Deseando esperanzada luz tras el caos
Alén, Pilar - miércoles, 30 de abril de 2025
Cuando a alguien se le encomienda inesperadamente una labor para la que no ha sido formado, de entrada, se siente desbordado y con tareas entre manos que parecen superarle. A mayores si, aunque quisiera ponerse al día, el tiempo del que dispone para ello es escaso, no puede más que intentar priorizar lo que cree importante o estima que debe sacar adelante de inmediato. Nos pasa a todos, gentes de a pie, santos elevados a los altares o cardenales reunidos en el Vaticano. Puede que algo semejante haya experimentado Francisco en su pontificado ante un reto tan sensible y ligado a la vivencia personal como es el de pronunciarse sobre la música sacra.
Venía de un continente sin una tradición de lo que llamamos música clásica. Nació en un país de ritmos y melodías propios entremezclados con otros importados de pueblos cercanos o que no lo son tanto. Se formó en una Orden -los jesuitas- en la que la música no se cultiva de modo especial en la vida diaria pese a contar con figuras destacadas en el panorama musical de ahora y de antaño. Un ejemplo: el P. Calo en la Universidad de Santiago.

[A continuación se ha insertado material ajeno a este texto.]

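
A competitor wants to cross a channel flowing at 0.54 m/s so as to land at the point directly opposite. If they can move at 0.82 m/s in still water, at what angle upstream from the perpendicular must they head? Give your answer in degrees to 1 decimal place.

To cancel the current, the upstream component of the competitor's velocity must equal the flow: 0.82 sin θ = 0.54.
sin θ = 0.54 / 0.82 = 0.6585.
θ = arcsin(0.6585) = 41.188°.

41.2°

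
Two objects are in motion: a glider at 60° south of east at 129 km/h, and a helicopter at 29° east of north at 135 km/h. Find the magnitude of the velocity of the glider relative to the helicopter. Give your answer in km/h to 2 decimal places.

Taking east as x and north as y: glider velocity = (64.500, -111.717) km/h; helicopter velocity = (65.449, 118.074) km/h.
Velocity of glider relative to helicopter = (64.500, -111.717) − (65.449, 118.074) = (-0.949, -229.791) km/h.
Magnitude = |(-0.949, -229.791)| = 229.793 km/h.

229.79 km/h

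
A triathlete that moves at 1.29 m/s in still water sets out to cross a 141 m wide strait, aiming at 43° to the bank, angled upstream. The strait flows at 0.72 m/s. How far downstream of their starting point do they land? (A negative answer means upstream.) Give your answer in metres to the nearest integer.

Perpendicular speed = 0.880 m/s; crossing time = 141 / 0.880 = 160.268 s.
Net downstream speed = -0.223 m/s.
Drift = -0.223 × 160.268 = -35.811 m (upstream).

-36 m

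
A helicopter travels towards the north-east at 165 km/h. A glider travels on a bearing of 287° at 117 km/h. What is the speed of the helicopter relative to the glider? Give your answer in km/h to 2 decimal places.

Taking east as x and north as y: helicopter velocity = (116.673, 116.673) km/h; glider velocity = (-111.888, 34.207) km/h.
Velocity of helicopter relative to glider = (116.673, 116.673) − (-111.888, 34.207) = (228.560, 82.465) km/h.
Magnitude = |(228.560, 82.465)| = 242.982 km/h.

242.98 km/h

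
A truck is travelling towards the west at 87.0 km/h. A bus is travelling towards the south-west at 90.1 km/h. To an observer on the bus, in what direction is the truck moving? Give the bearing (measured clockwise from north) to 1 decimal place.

339.9°

Taking east as x and north as y: truck velocity = (-87.000, 0.000) km/h; bus velocity = (-63.710, -63.710) km/h.
Velocity of truck relative to bus = (-87.000, 0.000) − (-63.710, -63.710) = (-23.290, 63.710) km/h.
Bearing = atan2(-23.29, 63.71) = 339.92° clockwise from north.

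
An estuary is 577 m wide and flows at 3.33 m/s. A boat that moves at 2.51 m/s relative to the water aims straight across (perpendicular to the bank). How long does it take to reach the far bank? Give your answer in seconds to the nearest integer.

The component of the boat's velocity perpendicular to the bank is 2.51 m/s.
The flow acts along the bank and has no component across it.
Time = 577 / 2.510 = 229.880 s.

230 s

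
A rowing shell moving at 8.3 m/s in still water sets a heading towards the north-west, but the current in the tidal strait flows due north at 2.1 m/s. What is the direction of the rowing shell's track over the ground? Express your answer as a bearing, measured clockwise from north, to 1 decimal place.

Taking east as x and north as y: velocity relative to the water = (-5.869, 5.869) m/s; the water relative to ground = (0.000, 2.100) m/s.
Velocity relative to ground = (-5.869, 5.869) + (0.000, 2.100) = (-5.869, 7.969) m/s.
Bearing = atan2(-5.87, 7.97) = 323.63° clockwise from north.

323.6°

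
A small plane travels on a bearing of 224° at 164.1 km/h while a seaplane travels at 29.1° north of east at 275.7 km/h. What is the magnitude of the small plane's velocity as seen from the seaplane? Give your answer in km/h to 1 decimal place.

Taking east as x and north as y: small plane velocity = (-113.993, -118.044) km/h; seaplane velocity = (240.899, 134.083) km/h.
Velocity of small plane relative to seaplane = (-113.993, -118.044) − (240.899, 134.083) = (-354.892, -252.126) km/h.
Magnitude = |(-354.892, -252.126)| = 435.335 km/h.

435.3 km/h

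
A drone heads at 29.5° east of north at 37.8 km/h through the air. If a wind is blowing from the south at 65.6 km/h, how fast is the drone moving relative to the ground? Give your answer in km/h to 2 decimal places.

Taking east as x and north as y: velocity relative to the air = (18.614, 32.899) km/h; the air relative to ground = (0.000, 65.600) km/h.
Velocity relative to ground = (18.614, 32.899) + (0.000, 65.600) = (18.614, 98.499) km/h.
Speed = |(18.614, 98.499)| = 100.243 km/h.

100.24 km/h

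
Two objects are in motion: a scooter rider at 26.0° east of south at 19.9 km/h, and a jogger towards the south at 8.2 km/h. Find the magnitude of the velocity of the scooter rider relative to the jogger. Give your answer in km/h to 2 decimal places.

13.04 km/h

Taking east as x and north as y: scooter rider velocity = (8.724, -17.886) km/h; jogger velocity = (0.000, -8.200) km/h.
Velocity of scooter rider relative to jogger = (8.724, -17.886) − (0.000, -8.200) = (8.724, -9.686) km/h.
Magnitude = |(8.724, -9.686)| = 13.035 km/h.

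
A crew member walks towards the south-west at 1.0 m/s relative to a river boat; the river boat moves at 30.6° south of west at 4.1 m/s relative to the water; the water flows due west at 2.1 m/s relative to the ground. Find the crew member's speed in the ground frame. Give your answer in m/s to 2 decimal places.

In east/north components (m/s): crew member relative to river boat = (-0.707, -0.707); river boat relative to water = (-3.529, -2.087); water relative to ground = (-2.100, 0.000).
Sum = (-6.336, -2.794) m/s.
Speed = |(-6.336, -2.794)| = 6.925 m/s.

6.92 m/s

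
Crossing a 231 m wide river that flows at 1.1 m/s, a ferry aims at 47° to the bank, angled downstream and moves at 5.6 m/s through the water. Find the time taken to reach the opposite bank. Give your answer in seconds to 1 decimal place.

56.4 s

The component of the ferry's velocity perpendicular to the bank is 5.6 × sin 47° = 4.096 m/s.
The flow acts along the bank and has no component across it.
Time = 231 / 4.096 = 56.402 s.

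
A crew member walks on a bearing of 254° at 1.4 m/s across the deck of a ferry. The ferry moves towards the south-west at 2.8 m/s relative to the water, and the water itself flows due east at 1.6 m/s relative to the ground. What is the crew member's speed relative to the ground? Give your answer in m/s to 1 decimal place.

In east/north components (m/s): crew member relative to ferry = (-1.346, -0.386); ferry relative to water = (-1.980, -1.980); water relative to ground = (1.600, 0.000).
Sum = (-1.726, -2.366) m/s.
Speed = |(-1.726, -2.366)| = 2.928 m/s.

2.9 m/s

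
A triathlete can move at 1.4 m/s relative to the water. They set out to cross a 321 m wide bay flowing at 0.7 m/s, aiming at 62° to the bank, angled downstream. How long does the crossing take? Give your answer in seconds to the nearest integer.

260 s

The component of the triathlete's velocity perpendicular to the bank is 1.4 × sin 62° = 1.236 m/s.
The current is parallel to the bank, so it does not affect the crossing time.
Time = 321 / 1.236 = 259.682 s.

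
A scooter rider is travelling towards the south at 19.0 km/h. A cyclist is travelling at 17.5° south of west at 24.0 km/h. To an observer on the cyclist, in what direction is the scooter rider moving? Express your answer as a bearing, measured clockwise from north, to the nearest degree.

Taking east as x and north as y: scooter rider velocity = (0.000, -19.000) km/h; cyclist velocity = (-22.889, -7.217) km/h.
Velocity of scooter rider relative to cyclist = (0.000, -19.000) − (-22.889, -7.217) = (22.889, -11.783) km/h.
Bearing = atan2(22.89, -11.78) = 117.24° clockwise from north.

117°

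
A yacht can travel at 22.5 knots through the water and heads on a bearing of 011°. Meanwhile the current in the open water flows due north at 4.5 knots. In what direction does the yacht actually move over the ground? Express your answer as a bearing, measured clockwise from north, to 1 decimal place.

Taking east as x and north as y: velocity relative to the water = (4.293, 22.087) knots; the water relative to ground = (0.000, 4.500) knots.
Velocity relative to ground = (4.293, 22.087) + (0.000, 4.500) = (4.293, 26.587) knots.
Bearing = atan2(4.29, 26.59) = 9.17° clockwise from north.

009.2°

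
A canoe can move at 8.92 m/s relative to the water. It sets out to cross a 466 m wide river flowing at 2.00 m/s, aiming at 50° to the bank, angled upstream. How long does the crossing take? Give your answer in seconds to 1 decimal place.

The component of the canoe's velocity perpendicular to the bank is 8.92 × sin 50° = 6.833 m/s.
Only the cross-stream component determines the crossing time; the current contributes nothing perpendicular to the bank.
Time = 466 / 6.833 = 68.197 s.

68.2 s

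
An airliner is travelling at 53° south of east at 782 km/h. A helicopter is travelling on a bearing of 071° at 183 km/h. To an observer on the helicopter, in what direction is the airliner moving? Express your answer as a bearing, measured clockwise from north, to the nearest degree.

156°

Taking east as x and north as y: airliner velocity = (470.619, -624.533) km/h; helicopter velocity = (173.030, 59.579) km/h.
Velocity of airliner relative to helicopter = (470.619, -624.533) − (173.030, 59.579) = (297.589, -684.112) km/h.
Bearing = atan2(297.59, -684.11) = 156.49° clockwise from north.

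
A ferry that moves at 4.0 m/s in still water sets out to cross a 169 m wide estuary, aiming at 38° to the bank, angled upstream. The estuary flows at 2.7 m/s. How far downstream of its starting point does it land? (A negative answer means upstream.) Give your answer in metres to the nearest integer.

-31 m

Perpendicular speed = 2.463 m/s; crossing time = 169 / 2.463 = 68.625 s.
Net downstream speed = -0.452 m/s.
Drift = -0.452 × 68.625 = -31.022 m (upstream).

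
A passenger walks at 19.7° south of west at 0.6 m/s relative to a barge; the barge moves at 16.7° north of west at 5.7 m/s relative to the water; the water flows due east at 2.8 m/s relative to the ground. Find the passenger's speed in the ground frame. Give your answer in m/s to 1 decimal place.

In east/north components (m/s): passenger relative to barge = (-0.565, -0.202); barge relative to water = (-5.460, 1.638); water relative to ground = (2.800, 0.000).
Sum = (-3.224, 1.436) m/s.
Speed = |(-3.224, 1.436)| = 3.530 m/s.

3.5 m/s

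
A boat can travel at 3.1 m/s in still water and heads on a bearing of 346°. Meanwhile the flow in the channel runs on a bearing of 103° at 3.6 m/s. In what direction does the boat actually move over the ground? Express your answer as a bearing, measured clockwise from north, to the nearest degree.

Taking east as x and north as y: velocity relative to the water = (-0.750, 3.008) m/s; the water relative to ground = (3.508, -0.810) m/s.
Velocity relative to ground = (-0.750, 3.008) + (3.508, -0.810) = (2.758, 2.198) m/s.
Bearing = atan2(2.76, 2.20) = 51.44° clockwise from north.

051°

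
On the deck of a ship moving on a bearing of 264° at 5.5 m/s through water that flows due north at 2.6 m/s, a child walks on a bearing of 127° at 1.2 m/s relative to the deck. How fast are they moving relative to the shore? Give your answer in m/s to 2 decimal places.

4.70 m/s

In east/north components (m/s): child relative to ship = (0.958, -0.722); ship relative to water = (-5.470, -0.575); water relative to ground = (0.000, 2.600).
Sum = (-4.512, 1.303) m/s.
Speed = |(-4.512, 1.303)| = 4.696 m/s.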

Según Glòria Ballós (La música en torno a San Ignacio de Loyola y su estancia en la ciudad de Manresa) a s. Ignacio le gustaba el arte y, en particular, el de Orfeo. Sin embargo, no vio necesario cultivarla al no ser esencial para el desarrollo de la misión que él y sus seguidores tendrían que realizar según el mandato divino que se le fue revelando. En sus Constituciones no se estipula el rezo comunitario de la liturgia de las horas, cuando lo habitual era y, es, lo contrario. Aun así, fueron pioneros en introducir el estudio de la música en colegios y universidades.

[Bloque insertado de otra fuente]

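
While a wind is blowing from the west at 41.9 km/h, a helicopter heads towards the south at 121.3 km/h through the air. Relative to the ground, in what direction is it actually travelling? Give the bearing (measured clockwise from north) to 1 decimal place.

Taking east as x and north as y: velocity relative to the air = (0.000, -121.300) km/h; the air relative to ground = (41.900, 0.000) km/h.
Velocity relative to ground = (0.000, -121.300) + (41.900, 0.000) = (41.900, -121.300) km/h.
Bearing = atan2(41.90, -121.30) = 160.94° clockwise from north.

160.9°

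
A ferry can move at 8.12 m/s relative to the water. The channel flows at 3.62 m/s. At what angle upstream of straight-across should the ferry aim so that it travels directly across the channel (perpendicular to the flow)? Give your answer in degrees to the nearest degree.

To cancel the current, the upstream component of the ferry's velocity must equal the flow: 8.12 sin θ = 3.62.
sin θ = 3.62 / 8.12 = 0.4458.
θ = arcsin(0.4458) = 26.475°.

26°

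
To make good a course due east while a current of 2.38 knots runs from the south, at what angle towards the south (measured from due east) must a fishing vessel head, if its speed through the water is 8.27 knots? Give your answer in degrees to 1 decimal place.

The current pushes perpendicular to the desired track; the heading must have a component into the current equal to 2.38 knots: 8.27 sin θ = 2.38.
sin θ = 0.2878, so θ = 16.726°.

16.7°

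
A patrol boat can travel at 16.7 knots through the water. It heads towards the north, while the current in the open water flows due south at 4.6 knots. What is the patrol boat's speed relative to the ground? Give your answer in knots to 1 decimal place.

12.1 knots

Taking east as x and north as y: velocity relative to the water = (0.000, 16.700) knots; the water relative to ground = (0.000, -4.600) knots.
Velocity relative to ground = (0.000, 16.700) + (0.000, -4.600) = (0.000, 12.100) knots.
Speed = |(0.000, 12.100)| = 12.100 knots.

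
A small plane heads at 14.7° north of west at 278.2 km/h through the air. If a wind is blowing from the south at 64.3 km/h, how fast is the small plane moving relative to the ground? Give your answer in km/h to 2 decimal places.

Taking east as x and north as y: velocity relative to the air = (-269.094, 70.595) km/h; the air relative to ground = (0.000, 64.300) km/h.
Velocity relative to ground = (-269.094, 70.595) + (0.000, 64.300) = (-269.094, 134.895) km/h.
Speed = |(-269.094, 134.895)| = 301.012 km/h.

301.01 km/h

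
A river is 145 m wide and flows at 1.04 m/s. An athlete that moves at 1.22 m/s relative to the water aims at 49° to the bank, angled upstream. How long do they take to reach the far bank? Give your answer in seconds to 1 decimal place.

The component of the athlete's velocity perpendicular to the bank is 1.22 × sin 49° = 0.921 m/s.
The current is parallel to the bank, so it does not affect the crossing time.
Time = 145 / 0.921 = 157.481 s.

157.5 s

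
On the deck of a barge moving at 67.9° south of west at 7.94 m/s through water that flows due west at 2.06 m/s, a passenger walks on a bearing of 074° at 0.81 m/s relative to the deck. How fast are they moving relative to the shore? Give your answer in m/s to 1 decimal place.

In east/north components (m/s): passenger relative to barge = (0.779, 0.223); barge relative to water = (-2.987, -7.357); water relative to ground = (-2.060, 0.000).
Sum = (-4.269, -7.133) m/s.
Speed = |(-4.269, -7.133)| = 8.313 m/s.

8.3 m/s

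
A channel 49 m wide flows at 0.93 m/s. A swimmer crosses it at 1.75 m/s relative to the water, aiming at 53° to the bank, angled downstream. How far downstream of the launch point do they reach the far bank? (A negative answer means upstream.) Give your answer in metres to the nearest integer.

Perpendicular speed = 1.398 m/s; crossing time = 49 / 1.398 = 35.060 s.
Net downstream speed = 1.983 m/s.
Drift = 1.983 × 35.060 = 69.530 m (downstream).

70 m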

Más amante de los tangos que del gregoriano, a Francisco le gustaba Mozart (el Et incarnatus est de la Misa en dom le parecía sublime). En su Autobiografía cita una larga lista de autores que configuran la que considera «banda sonora de mi existencia», con compositores que van de Bach a Wagner; agradece la fortuna que tuvo en su infancia y juventud de disfrutar de óperas enteras y arias del bel canto en su ambiente familiar argentino-italiano, donde también estudió piano. En Santa Marta para descansar solía poner discos y cds que iba juntando, por compra o regalo. Defendió para la Iglesia una música digna e interpretada de modo que los coros profesionales no entorpeciesen la participación de los fieles de manera activa. Nada nuevo, pero era bueno recordarlo.

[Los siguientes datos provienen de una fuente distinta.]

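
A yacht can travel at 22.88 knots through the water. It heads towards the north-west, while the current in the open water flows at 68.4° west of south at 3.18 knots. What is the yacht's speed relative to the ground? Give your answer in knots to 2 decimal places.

24.32 knots

Taking east as x and north as y: velocity relative to the water = (-16.179, 16.179) knots; the water relative to ground = (-2.957, -1.171) knots.
Velocity relative to ground = (-16.179, 16.179) + (-2.957, -1.171) = (-19.135, 15.008) knots.
Speed = |(-19.135, 15.008)| = 24.319 knots.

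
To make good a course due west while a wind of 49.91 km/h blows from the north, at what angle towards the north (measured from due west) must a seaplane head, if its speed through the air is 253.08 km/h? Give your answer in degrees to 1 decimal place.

11.4°

The wind pushes perpendicular to the desired track; the heading must have a component into the wind equal to 49.91 km/h: 253.08 sin θ = 49.91.
sin θ = 0.1972, so θ = 11.374°.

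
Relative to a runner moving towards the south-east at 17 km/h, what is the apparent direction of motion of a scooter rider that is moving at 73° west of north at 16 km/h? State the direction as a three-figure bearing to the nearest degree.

301°

Taking east as x and north as y: scooter rider velocity = (-15.301, 4.678) km/h; runner velocity = (12.021, -12.021) km/h.
Velocity of scooter rider relative to runner = (-15.301, 4.678) − (12.021, -12.021) = (-27.322, 16.699) km/h.
Bearing = atan2(-27.32, 16.70) = 301.43° clockwise from north.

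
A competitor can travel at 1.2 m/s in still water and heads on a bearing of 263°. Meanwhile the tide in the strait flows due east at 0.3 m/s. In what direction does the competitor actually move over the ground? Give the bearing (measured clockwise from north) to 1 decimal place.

Taking east as x and north as y: velocity relative to the water = (-1.191, -0.146) m/s; the water relative to ground = (0.300, 0.000) m/s.
Velocity relative to ground = (-1.191, -0.146) + (0.300, 0.000) = (-0.891, -0.146) m/s.
Bearing = atan2(-0.89, -0.15) = 260.68° clockwise from north.

260.7°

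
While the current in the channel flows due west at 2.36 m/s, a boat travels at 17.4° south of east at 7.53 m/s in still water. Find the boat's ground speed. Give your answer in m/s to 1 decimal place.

Taking east as x and north as y: velocity relative to the water = (7.185, -2.252) m/s; the water relative to ground = (-2.360, 0.000) m/s.
Velocity relative to ground = (7.185, -2.252) + (-2.360, 0.000) = (4.825, -2.252) m/s.
Speed = |(4.825, -2.252)| = 5.325 m/s.

5.3 m/s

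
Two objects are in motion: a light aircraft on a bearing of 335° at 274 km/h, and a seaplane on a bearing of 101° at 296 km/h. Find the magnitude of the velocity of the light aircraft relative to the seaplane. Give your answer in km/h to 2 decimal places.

507.97 km/h

Taking east as x and north as y: light aircraft velocity = (-115.797, 248.328) km/h; seaplane velocity = (290.562, -56.479) km/h.
Velocity of light aircraft relative to seaplane = (-115.797, 248.328) − (290.562, -56.479) = (-406.359, 304.808) km/h.
Magnitude = |(-406.359, 304.808)| = 507.972 km/h.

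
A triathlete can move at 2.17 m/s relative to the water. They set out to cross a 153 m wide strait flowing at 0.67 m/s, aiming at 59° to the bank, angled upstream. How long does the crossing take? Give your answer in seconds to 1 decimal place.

The component of the triathlete's velocity perpendicular to the bank is 2.17 × sin 59° = 1.860 m/s.
The flow acts along the bank and has no component across it.
Time = 153 / 1.860 = 82.256 s.

82.3 s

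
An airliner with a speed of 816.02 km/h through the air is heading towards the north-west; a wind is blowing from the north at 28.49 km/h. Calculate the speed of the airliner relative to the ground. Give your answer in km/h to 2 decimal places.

796.13 km/h

Taking east as x and north as y: velocity relative to the air = (-577.013, 577.013) km/h; the air relative to ground = (0.000, -28.490) km/h.
Velocity relative to ground = (-577.013, 577.013) + (0.000, -28.490) = (-577.013, 548.523) km/h.
Speed = |(-577.013, 548.523)| = 796.129 km/h.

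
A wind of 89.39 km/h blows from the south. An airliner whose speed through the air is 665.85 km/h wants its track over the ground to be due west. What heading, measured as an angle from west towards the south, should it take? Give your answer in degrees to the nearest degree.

The wind pushes perpendicular to the desired track; the heading must have a component into the wind equal to 89.39 km/h: 665.85 sin θ = 89.39.
sin θ = 0.1342, so θ = 7.715°.

8°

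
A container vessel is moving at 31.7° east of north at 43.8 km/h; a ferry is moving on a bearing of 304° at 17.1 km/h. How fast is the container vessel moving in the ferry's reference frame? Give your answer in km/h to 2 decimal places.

Taking east as x and north as y: container vessel velocity = (23.016, 37.266) km/h; ferry velocity = (-14.177, 9.562) km/h.
Velocity of container vessel relative to ferry = (23.016, 37.266) − (-14.177, 9.562) = (37.192, 27.703) km/h.
Magnitude = |(37.192, 27.703)| = 46.376 km/h.

46.38 km/h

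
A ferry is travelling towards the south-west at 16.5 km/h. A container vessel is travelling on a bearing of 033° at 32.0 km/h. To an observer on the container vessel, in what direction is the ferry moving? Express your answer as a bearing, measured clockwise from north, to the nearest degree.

Taking east as x and north as y: ferry velocity = (-11.667, -11.667) km/h; container vessel velocity = (17.428, 26.837) km/h.
Velocity of ferry relative to container vessel = (-11.667, -11.667) − (17.428, 26.837) = (-29.096, -38.505) km/h.
Bearing = atan2(-29.10, -38.50) = 217.08° clockwise from north.

217°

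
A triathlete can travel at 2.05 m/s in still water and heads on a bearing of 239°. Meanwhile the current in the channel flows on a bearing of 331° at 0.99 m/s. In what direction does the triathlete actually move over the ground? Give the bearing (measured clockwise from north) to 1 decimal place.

265.1°

Taking east as x and north as y: velocity relative to the water = (-1.757, -1.056) m/s; the water relative to ground = (-0.480, 0.866) m/s.
Velocity relative to ground = (-1.757, -1.056) + (-0.480, 0.866) = (-2.237, -0.190) m/s.
Bearing = atan2(-2.24, -0.19) = 265.15° clockwise from north.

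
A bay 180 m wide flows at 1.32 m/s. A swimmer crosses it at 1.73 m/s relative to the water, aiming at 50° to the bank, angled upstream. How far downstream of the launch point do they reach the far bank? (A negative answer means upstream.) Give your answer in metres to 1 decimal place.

28.2 m

Perpendicular speed = 1.325 m/s; crossing time = 180 / 1.325 = 135.823 s.
Net downstream speed = 0.208 m/s.
Drift = 0.208 × 135.823 = 28.248 m (downstream).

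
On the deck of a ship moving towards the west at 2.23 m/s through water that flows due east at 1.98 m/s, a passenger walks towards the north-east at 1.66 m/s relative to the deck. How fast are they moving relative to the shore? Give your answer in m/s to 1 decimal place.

1.5 m/s

In east/north components (m/s): passenger relative to ship = (1.174, 1.174); ship relative to water = (-2.230, 0.000); water relative to ground = (1.980, 0.000).
Sum = (0.924, 1.174) m/s.
Speed = |(0.924, 1.174)| = 1.494 m/s.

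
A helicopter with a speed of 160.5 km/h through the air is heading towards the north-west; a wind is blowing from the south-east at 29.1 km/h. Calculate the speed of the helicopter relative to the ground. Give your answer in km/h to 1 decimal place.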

Su funeral fue calificado de imponente y solemne y, a la vez, de sencillo y sobrio. Parece contradictorio, aunque hay un sentir mayoritario: no dejó indiferente a nadie. No hubo ni más ni menos, pese a celebrarse en un marco complicado. Diría que fue acorde con un papa todoterreno al que se le rindió un homenaje cariñoso y sereno. ¿El mensaje de la música en ese momento? Me quedo con un adjetivo: correcto, con el lenguaje que le es inherente (texto latino y melodía en canto llano). Si algo se le pide a la música en esa circunstancia es que no entorpezca el culto y sea agradable al oído, sin estridencias ni desvaríos. Y pienso que se ha logrado.
Palestrina no figura entre los músicos predilectos de Francisco. No obstante, si hubiese sonado su Missa Papae Marcelli, realizada por este compositor -formado en Santa María la Mayor y maestro en s. Pedro- habría sido muy pertinente pues vino al mundo hace ahora 500 años. Además, Marcelo II pidió ayuda a s. Ignacio y en su mandato de 3 semanas fue un revolucionario. Usando un verbo bergogliano: ¡Escúchenla! Un acierto si se interpretase en el funeral del templo apostólico compostelano. Abriría un luminoso cielo tras el caos -casi infierno- pasado.